We can now calculate our alpha, beta, and gamma values. To do so, we must refit the model with the entire data set.
Gas <- read.csv("MonthlyGasPrices.csv")
n.row = dim(Gas)[1]
data.Gas = Gas[(n.row-151):n.row, ]
Gas.ts = ts(data.Gas$Price[1:152], start=2008, frequency = 12)
final.model = hw(Gas.ts, h=12, seasonal="additive")
smoothing.parameter = final.model$model$par[1:3]

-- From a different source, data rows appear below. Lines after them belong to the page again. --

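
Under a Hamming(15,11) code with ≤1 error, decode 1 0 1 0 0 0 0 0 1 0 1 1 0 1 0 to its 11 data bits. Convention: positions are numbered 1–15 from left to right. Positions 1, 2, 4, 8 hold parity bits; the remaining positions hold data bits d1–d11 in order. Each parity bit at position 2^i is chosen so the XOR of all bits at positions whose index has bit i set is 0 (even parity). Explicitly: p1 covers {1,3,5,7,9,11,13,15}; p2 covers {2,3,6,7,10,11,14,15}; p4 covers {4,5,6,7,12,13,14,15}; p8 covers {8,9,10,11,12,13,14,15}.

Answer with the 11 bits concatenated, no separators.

s1 (pos 1,3,5,7,9,11,13,15): 1⊕1⊕0⊕0⊕1⊕1⊕0⊕0 = 0
s2 (pos 2,3,6,7,10,11,14,15): 0⊕1⊕0⊕0⊕0⊕1⊕1⊕0 = 1
s4 (pos 4,5,6,7,12,13,14,15): 0⊕0⊕0⊕0⊕1⊕0⊕1⊕0 = 0
s8 (pos 8,9,10,11,12,13,14,15): 0⊕1⊕0⊕1⊕1⊕0⊕1⊕0 = 0
Syndrome s8…s1 = 0010 → error at position 2.
Flip position 2: 101000001011010 → 111000001011010
Read data bits from positions 3,5,6,7,9,10,11,12,13,14,15: 10001011010

10001011010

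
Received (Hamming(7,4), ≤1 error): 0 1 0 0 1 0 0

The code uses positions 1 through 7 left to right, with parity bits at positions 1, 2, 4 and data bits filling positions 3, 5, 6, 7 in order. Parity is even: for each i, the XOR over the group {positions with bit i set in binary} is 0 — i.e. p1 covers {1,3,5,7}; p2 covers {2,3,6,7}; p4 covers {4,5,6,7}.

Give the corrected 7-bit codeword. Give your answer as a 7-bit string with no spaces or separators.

s1 (pos 1,3,5,7): 0⊕0⊕1⊕0 = 1
s2 (pos 2,3,6,7): 1⊕0⊕0⊕0 = 1
s4 (pos 4,5,6,7): 0⊕1⊕0⊕0 = 1
Syndrome s4…s1 = 111 → error at position 7.
Flip position 7: 0100100 → 0100101

0100101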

kable(smoothing.parameter, caption="Estimated values of the smoothing parameters in
Holt-Winters linear trend with additive seasonality")
| x | |
|---|---|
| alpha | 0.9998141 |
| beta | 0.0669256 |
| gamma | 0.0001844 |
This case study focused on Natural Gas Prices from January 2008 to August 2020. A time series was built, and various smoothing methods were used. Holt-Winters Additive and Exponential worked very similarly, so it was hard to tell which is better. Finally, our three parameter values were obtained, with alpha = 0.9998, beta = 0.0669, and gamma = 0.0002.